© JUNGE FREIHEIT Verlag GmbH & Co. KG www.jungefreiheit.de 15/24 / 05. April 2024

Kommunalwahlen in der Türkei
Anfang vom Ende Erdogans
Curd-Torsten Weick

Bei den Parlaments- und Präsidentschaftswahlen vor zehn Monaten kam Langzeit-Staatschef Recep T. Erdoğan mit einem blauen Auge davon. Schon lange vorher sah es nicht rosig für ihn aus. Eine zerstrittene Opposition und die Stimmen der Auslandstürken retteten ihm noch einmal den Kopf. Zudem erhofften sich Rentner, Arbeitnehmer und Arbeitslose angesichts von hoher Inflation und Wirtschaftskrise nochmal Stabilität durch den 70jährigen. Es änderte sich aber nichts.
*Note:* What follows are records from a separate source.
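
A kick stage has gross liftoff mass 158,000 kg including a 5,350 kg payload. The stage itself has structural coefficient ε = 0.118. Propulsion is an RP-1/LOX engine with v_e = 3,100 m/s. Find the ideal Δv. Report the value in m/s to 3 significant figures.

Δv ≈ 5930 m/s

Stage wet mass = m₀ − payload = 158,000 − 5,350 = 152,650 kg.
Stage dry mass = ε × stage wet mass = 0.118 × 152,650 = 18,012.7 kg.
Burnout mass m_f = stage dry + payload = 18,012.7 + 5,350 = 23,362.7 kg.
Δv = v_e · ln(158,000/23,362.7) = 3100.0 × ln(6.763) = 3100.0 × 1.9115 ≈ 5926 m/s.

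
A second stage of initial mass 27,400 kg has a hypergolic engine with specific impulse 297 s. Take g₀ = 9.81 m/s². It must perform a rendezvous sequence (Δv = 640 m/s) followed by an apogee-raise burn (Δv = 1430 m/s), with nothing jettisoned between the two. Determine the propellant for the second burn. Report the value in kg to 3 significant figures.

propellant for the second burn ≈ 8530 kg

v_e = Isp · g₀ = 297 × 9.81 = 2913.6 m/s.
After the first burn: m = 27400 × exp(−640/2913.6) = 27400 × 0.80279 = 21,996.4 kg.
After the second burn: m = 21,996.4 × exp(−1430/2913.6) = 21,996.4 × 0.61213 = 13,464.7 kg.
Second-burn propellant = 21,996.4 − 13,464.7 = 8,531.7 kg.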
Der ständige Aufschub leerer Versprechungen sowie die „Arroganz“ des Alleinherrschers, der sich laut Yetkin Report „von niemandem überstrahlen lassen“ wollte, führten zur Niederlage Erdoğans und seiner AKP bei der Kommunalwahl.  
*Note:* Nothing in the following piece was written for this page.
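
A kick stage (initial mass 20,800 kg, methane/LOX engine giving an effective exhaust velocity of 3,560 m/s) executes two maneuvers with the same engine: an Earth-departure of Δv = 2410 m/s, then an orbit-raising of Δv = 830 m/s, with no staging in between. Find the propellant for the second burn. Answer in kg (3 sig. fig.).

After the first burn: m = 20800 × exp(−2410/3560.0) = 20800 × 0.50816 = 10,569.7 kg.
After the second burn: m = 10,569.7 × exp(−830/3560.0) = 10,569.7 × 0.79204 = 8,371.63 kg.
Second-burn propellant = 10,569.7 − 8,371.63 = 2,198.07 kg.

propellant for the second burn ≈ 2200 kg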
Vor allem der Niedergang der nationalistischen MHP, deren Rolle es war, Steigbügelhalter der AKP zu sein, ist ein Zeichen für einen politischen Neuanfang unter Führung der kemalistisch-sozialdemokratischen CHP, die als Sieger der Kommunalwahl hervortrat.  
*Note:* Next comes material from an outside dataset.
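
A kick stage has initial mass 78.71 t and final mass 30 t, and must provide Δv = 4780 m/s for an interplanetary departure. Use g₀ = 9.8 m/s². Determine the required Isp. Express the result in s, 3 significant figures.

Isp ≈ 506 s

ln(m₀/m_f) = ln(78710/30000) = ln(2.624) = 0.9646.
v_e = Δv / ln(m₀/m_f) = 4780 / 0.9646 = 4955.6 m/s.
Isp = v_e / g₀ = 4955.6 / 9.8 = 505.7 s.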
Bereit dafür stehen die CHP-Bürgermeister von Istanbul und Ankara, die beide ihre Wahlen zum zweiten Mal deutlich gewannen. Wichtig wird aber sein, daß die nationalkonservative İYİ-Partei, die bis dato mit der CHP verbündet war, wieder in die Spur findet. Denn deren Parteichefin hatte im Wahlkampf nicht nur Erdoğan und die AKP angegriffen, sondern auch die CHP. Das ging nach hinten los. Der Stimmenanteil sank von 7,5 auf 3,8 Prozent. Kein gutes Ergebnis für ein breites Bündnis gegen Erdoğan & Co.